TheBunnyBlog.com - March 12, 2007

A Midtown Mystery

I'm not at all sure what I did Thursday night. I know that the day began normally enough. Our Rudius techmeister, editrix and I went to the upper west side to shoot some buildings one of our new writers grew up in. I art directed the photoshoot and when it got so cold our eyeball glaze froze, Miller the editrix said, "Let's go to a dive bar and get some grub." And sure enough, right across the street was a bar literally called "Dive Bar." I don't drink much any more, but come on. That's a sign from Dionysus. It says "Drink, my children. Drink and be merry."

So then we had expensive beer and brilliant conversation, which unraveled into cheap beer and conspiracy theories, which further descended into shots of tequila and me pulling out my knife. I thought it was pretty, but everybody else thought I should just put it the fuck away. Later, I could understand why. I had been blathering on about various creepy-deepy close calls with stalkers, the two year period of my life during which I had bouts of blackout rage, and how much I really, really liked Zodiac, because it put a human face to the cold machinations of sociopathic slayers, and then I whipped out a knife. I was being scary. Sometimes I forget how scary I am.

After "Dive Bar" was a subway ride to Midtown, where Miller's boyfriend--the dude who lived with me during the two-year period I had bouts of blackout rage--was hosting a techie karaoke party, which was seriously a bunch of IT people in a trendy little room singing Prince and Madonna along to a television. I grabbed the mic from anyone and sang a bunch of shit. I'm sure it was just lovely. Then I flopped down onto a couch next to the dreamiest Mexican guy.

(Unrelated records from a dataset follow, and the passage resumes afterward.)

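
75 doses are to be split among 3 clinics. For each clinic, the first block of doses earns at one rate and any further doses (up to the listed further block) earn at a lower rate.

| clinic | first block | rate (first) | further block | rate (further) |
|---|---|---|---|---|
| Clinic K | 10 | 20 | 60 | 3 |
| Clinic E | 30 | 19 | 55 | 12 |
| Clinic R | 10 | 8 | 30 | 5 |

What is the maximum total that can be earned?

Order all 6 blocks by rate: Clinic K/T1 20 > Clinic E/T1 19 > Clinic E/T2 12 > Clinic R/T1 8 > Clinic R/T2 5 > Clinic K/T2 3.
Fill Clinic K T1 block (10 at 20) — 65 left.
Clinic E T1 at 19: fill all 30 — 35 left.
35 remain; put them into Clinic E T2 at 12.
Total = 20×10 + 19×30 + 12×35 = 1190.

1190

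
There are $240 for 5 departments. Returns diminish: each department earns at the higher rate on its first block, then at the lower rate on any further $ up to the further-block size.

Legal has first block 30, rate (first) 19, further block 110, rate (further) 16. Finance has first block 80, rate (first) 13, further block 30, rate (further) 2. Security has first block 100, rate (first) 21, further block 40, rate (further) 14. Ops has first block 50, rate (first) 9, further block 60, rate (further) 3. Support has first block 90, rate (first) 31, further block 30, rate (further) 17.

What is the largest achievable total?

Order all 10 blocks by rate: Support/T1 31 > Security/T1 21 > Legal/T1 19 > Support/T2 17 > Legal/T2 16 > Security/T2 14 > Finance/T1 13 > Ops/T1 9 > Ops/T2 3 > Finance/T2 2.
Support/T1 (31): +90 — 150 left.
Security T1 at 21: fill all 100 — 50 left.
Legal/T1 (19): +30 — 20 left.
Support/T2: +20 of 30 at 17; pool empty.
Total = 31×90 + 21×100 + 19×30 + 17×20 = 5800.

5800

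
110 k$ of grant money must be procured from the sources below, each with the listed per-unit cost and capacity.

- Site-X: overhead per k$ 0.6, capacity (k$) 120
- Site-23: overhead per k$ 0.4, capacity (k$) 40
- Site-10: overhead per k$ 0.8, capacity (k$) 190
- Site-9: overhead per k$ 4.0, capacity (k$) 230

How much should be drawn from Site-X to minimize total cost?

70

Use sources in increasing cost order.
Site-23 (0.4): use full 40 — 70 k$ to go.
Site-X (0.6): take the remaining 70 — done.
Site-10, Site-9: unused.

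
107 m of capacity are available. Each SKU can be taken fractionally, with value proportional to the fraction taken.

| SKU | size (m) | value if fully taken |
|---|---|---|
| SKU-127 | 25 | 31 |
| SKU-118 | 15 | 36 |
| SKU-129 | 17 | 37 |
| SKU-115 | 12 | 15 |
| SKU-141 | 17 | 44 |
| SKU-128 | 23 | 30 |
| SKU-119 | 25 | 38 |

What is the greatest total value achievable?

197.5

Best value per unit of size first: SKU-141 44/17≈2.59, SKU-118 36/15≈2.4, SKU-129 37/17≈2.18, SKU-119 38/25≈1.52, SKU-128 30/23≈1.3, SKU-115 15/12≈1.25, SKU-127 31/25≈1.24.
Take all of SKU-141 (17 m, value 44) ; 90 m left.
All 15 m of SKU-118 fit (value 36) ; 75 remain.
SKU-129: take in full, 17 m for value 37 ; 58 left.
SKU-119: take in full, 25 m for value 38 ; 33 left.
Take all of SKU-128 (23 m, value 30) ; 10 m left.
Fill the last 10 m with part of SKU-115: 10/12 of it earns 12.5.
Total value = 197.5.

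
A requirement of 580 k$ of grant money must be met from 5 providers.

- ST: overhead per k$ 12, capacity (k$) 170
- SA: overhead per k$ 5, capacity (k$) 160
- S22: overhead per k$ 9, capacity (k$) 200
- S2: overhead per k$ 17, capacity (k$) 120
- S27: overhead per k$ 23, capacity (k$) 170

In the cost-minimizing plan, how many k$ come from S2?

Fill from the cheapest provider first.
SA at 5: take all 160 k$ → 420 still needed.
Take 200 from S22 at 9 → need 220 more.
ST (12): use full 170 → 50 k$ to go.
S2 at 17: take 50 of its 120 → requirement met.
S27: unused.

50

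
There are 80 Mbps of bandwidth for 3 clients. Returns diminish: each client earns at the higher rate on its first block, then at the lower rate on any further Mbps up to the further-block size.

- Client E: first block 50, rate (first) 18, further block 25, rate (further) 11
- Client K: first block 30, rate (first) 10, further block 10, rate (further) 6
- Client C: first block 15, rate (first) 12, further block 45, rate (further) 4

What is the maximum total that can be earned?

Rank every tier by rate: Client E/T1 18 > Client C/T1 12 > Client E/T2 11 > Client K/T1 10 > Client K/T2 6 > Client C/T2 4.
Client E T1 at 18: fill all 50 → 30 left.
Fill Client C T1 block (15 at 12) → 15 left.
15 remain; put them into Client E T2 at 11.
Total = 18×50 + 12×15 + 11×15 = 1245.

1245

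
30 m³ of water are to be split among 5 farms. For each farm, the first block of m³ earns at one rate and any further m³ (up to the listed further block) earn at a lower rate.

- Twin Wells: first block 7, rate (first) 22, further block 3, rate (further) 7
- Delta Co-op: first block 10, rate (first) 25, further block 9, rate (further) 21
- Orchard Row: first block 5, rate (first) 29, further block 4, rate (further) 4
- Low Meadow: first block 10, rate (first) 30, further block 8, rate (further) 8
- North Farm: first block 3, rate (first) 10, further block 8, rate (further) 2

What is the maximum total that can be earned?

Rank every tier by rate: Low Meadow/tier1 30 > Orchard Row/tier1 29 > Delta Co-op/tier1 25 > Twin Wells/tier1 22 > Delta Co-op/tier2 21 > North Farm/tier1 10 > Low Meadow/tier2 8 > Twin Wells/tier2 7 > Orchard Row/tier2 4 > North Farm/tier2 2.
Low Meadow tier1 at 30: fill all 10 ; 20 left.
Orchard Row/tier1 (29): +5 ; 15 left.
Fill Delta Co-op tier1 block (10 at 25) ; 5 left.
5 remain; put them into Twin Wells tier1 at 22.
Total = 30×10 + 29×5 + 25×10 + 22×5 = 805.

805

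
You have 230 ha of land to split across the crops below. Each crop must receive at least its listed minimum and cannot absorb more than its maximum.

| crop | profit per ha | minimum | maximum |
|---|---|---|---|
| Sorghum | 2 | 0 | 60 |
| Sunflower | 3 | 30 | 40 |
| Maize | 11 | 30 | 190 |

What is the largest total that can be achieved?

Meeting every minimum uses 0+30+30 = 60 ha, leaving 170.
Rank by profit per ha: Maize 11 > Sunflower 3 > Sorghum 2.
Give Maize 160 more to hit its cap of 190 ; 10 left.
Give Sunflower 10 more to hit its cap of 40 ; 0 left.
Total = 3×40 + 11×190 = 2210.

2210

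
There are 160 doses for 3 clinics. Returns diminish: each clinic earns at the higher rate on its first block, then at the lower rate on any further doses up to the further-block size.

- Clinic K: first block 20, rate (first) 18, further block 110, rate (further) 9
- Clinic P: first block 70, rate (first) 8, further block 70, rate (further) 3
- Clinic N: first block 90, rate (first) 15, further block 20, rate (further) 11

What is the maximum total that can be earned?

Treat each block as its own option and order by rate: Clinic K/T1 18 > Clinic N/T1 15 > Clinic N/T2 11 > Clinic K/T2 9 > Clinic P/T1 8 > Clinic P/T2 3.
Clinic K T1 at 18: fill all 20 — 140 left.
Fill Clinic N T1 block (90 at 15) — 50 left.
Fill Clinic N T2 block (20 at 11) — 30 left.
30 remain; put them into Clinic K T2 at 9.
Total = 18×20 + 15×90 + 11×20 + 9×30 = 2200.

2200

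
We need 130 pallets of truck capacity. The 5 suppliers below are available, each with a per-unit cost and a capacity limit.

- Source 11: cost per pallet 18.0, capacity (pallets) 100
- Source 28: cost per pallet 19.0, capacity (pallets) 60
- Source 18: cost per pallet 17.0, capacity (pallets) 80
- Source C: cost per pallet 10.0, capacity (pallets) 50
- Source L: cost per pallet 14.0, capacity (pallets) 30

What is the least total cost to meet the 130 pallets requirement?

Cheapest first:
Source C at 10.0: take all 50 pallets → 80 still needed.
Take 30 from Source L at 14.0 → need 50 more.
Take 50 from Source 18 at 17.0 to finish.
Source 11, Source 28: unused.
Cost = 50×10.0 + 30×14.0 + 50×17.0 = 1770.

1770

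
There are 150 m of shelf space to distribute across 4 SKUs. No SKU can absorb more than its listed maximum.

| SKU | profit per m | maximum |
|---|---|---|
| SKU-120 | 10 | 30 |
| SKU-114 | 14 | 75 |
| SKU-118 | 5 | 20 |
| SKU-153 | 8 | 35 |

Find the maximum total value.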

The top half of a his face is a brown something in my memory, but the lips were wicked. They were pink and poufy. Lucky for everybody's ears, the lips were poufy. His name was apparently Hector--a knowledge I picked up later by questioning wittnesses--and though I don't remember a single thing about him (besides the lips) I remember we had a passionate conversation about a subject now lost to Dionysus. Wouldn't it be nice if we talked about his troubles with Agamemnon and Achilles? If I had to take a guess, I'd say we talked about serial killers.

This more fascinated Hector than frightened him, or maybe I just told him I wanted to fuck him. I like to think we skidaddled for a more romantic reason. That's where my night ends. I woke up in Miller's boyfriend's apartment on his couch, and Miller had this to say.

Yeah, you left with Hector, but you weren't gone for long. About half an hour later, we closed out the room, and realized that a guy who was going back to India the next day was missing his bag. Luckily, you guys had it and came down to [her boyfriend's apartment] to drop it off. The Indian guy and his friends met you in the lobby, then the front desk rang saying that you were coming up. You plopped down on the couch and that was that.

I imagine several scenarios:

1) The communal pitcher of beer I drank from while singing "Like a Virgin" had drugs in it. The half hour I spent with Hector was spent half conscious, and nothing particularly out of the ordinary happened.

2) My liver said "No!" and shut down the rest of my body. The half hour I spent with Hector was spent half conscious, and nothing out of the ordinary happened.

3) Dionysus poisoned me to gain control of my brain and body. During the half hour I spent with Hector, I snorted rails of Oxycontin or some other opiate based substance. We then murdered a vampire hooker with AIDS, drank it's blood, carved the likeness of the hooker into my pancreas and set fire to my liver.

The third scenario makes the most sense to me, considering the hangover. I've not "hung over" like this ever. Not even the day after I woke up in a CAT scan after having consumed the majority of a bottle of Rumplemintz. That hangover was cake in comparison. I haven't been able to eat, drink or see straight for three days, and this morning, day four, I nearly ralphed my oatmeal.

What the hell did I do? Did you see me? Clearly, I felt so bored amongst you grid people, you boring upper islanders with your order and cleanliness and homogeneous cubes, that I felt the need to erase the evening from my memory. Its all your fault. Bastards.